Il fatto di Magistà, la patata bollente del referendum sulla Giustizia

Referendum a rischio. Le urne potrebbero slittare. Di quanto lo si saprà nei prossimi giorni, ma il tema è già sul tavolo della politica e finirà nelle aule giudiziarie. Perchè per cambiare la data del 22 e 23 marzo è prevedibile che ci sarà bisogno di un percorso giudiziario accelerato. A meno che non sia il Governo a farlo direttamente, cosa alla quale, però, né Nordio, né Meloni sembrano interessati.
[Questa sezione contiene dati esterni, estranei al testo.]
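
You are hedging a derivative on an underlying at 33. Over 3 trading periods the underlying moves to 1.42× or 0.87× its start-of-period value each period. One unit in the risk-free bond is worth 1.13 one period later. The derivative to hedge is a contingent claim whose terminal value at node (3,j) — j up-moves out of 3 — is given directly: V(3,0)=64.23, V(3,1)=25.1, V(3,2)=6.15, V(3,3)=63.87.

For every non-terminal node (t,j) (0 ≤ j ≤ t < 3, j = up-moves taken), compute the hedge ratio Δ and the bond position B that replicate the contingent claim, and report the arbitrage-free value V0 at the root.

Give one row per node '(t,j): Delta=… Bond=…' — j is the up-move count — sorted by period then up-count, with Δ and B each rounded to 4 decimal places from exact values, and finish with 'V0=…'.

(0,0): Delta=-0.3205 Bond=30.1421
(1,0): Delta=-1.6583 Bond=72.4714
(1,1): Delta=0.5938 Bond=-8.7823
(2,0): Delta=-2.8484 Bond=111.6164
(2,1): Delta=-0.8451 Bond=48.7393
(2,2): Delta=1.5772 Bond=-75.3562
V0=19.5670

The replicating-portfolio and risk-neutral prices coincide; use p* = (1.13−0.87)/(1.42−0.87) = 0.4727 for the latter.
Terminal payoffs: V(3,0)=64.2300, V(3,1)=25.1000, V(3,2)=6.1500, V(3,3)=63.8700
Node (2,0) S=24.9777: V=(p*·25.1000+(1−p*)·64.2300)/1.13=40.4710; Δ=(25.1000−64.2300)/(35.4683−21.7306)=-2.8484; B=V−Δ·S=111.6164
Node (2,1) S=40.7682: V=(p*·6.1500+(1−p*)·25.1000)/1.13=14.2848; Δ=(6.1500−25.1000)/(57.8908−35.4683)=-0.8451; B=V−Δ·S=48.7393
Node (2,2) S=66.5412: V=(p*·63.8700+(1−p*)·6.1500)/1.13=29.5892; Δ=(63.8700−6.1500)/(94.4885−57.8908)=1.5772; B=V−Δ·S=-75.3562
Node (1,0) S=28.7100: V=(p*·14.2848+(1−p*)·40.4710)/1.13=24.8602; Δ=(14.2848−40.4710)/(40.7682−24.9777)=-1.6583; B=V−Δ·S=72.4714
Node (1,1) S=46.8600: V=(p*·29.5892+(1−p*)·14.2848)/1.13=19.0439; Δ=(29.5892−14.2848)/(66.5412−40.7682)=0.5938; B=V−Δ·S=-8.7823
Node (0,0) S=33.0000: V=(p*·19.0439+(1−p*)·24.8602)/1.13=19.5670; Δ=(19.0439−24.8602)/(46.8600−28.7100)=-0.3205; B=V−Δ·S=30.1421
Root portfolio cost Δ·33+B reproduces V0=19.5670.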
Sta di fatto, però, che il problema, adesso c’è. Lo ha creato (indirettamente) la Cassazione, che ha modificato – accogliendo il ricorso dei volontari del “no”- il testo del quesito che troveremo sulla scheda. Nel quesito originale, già approvato dalla Cassazione, non si spiegava che la legge di cui si chiede la conferma contiene alcune modifiche alla Costituzione.

Nel nuovo quesito viene invece specificato: approvate il testo… con cui vengono modificati gli articoli… della Costituzione? Modifica sostanziale, non di poco conto, perché è giusto che l’elettore sappia che con quella legge si cambia la Costituzione. Questa decisione ha riproposto il problema della data.

La Cassazione non lo ha specificato, ma i vincitori del ricorso lo danno per scontato: cambiato il quesito, si dovrà ripartire da zero, e quindi anche la data del referendum dovrà cambiare. La patata bollente, quasi certamente, dovrà passare nelle mani di Mattarella. Forse anche per questo, il Presidente, per non scottarsele, se le sta congelando alle Olimpiadi.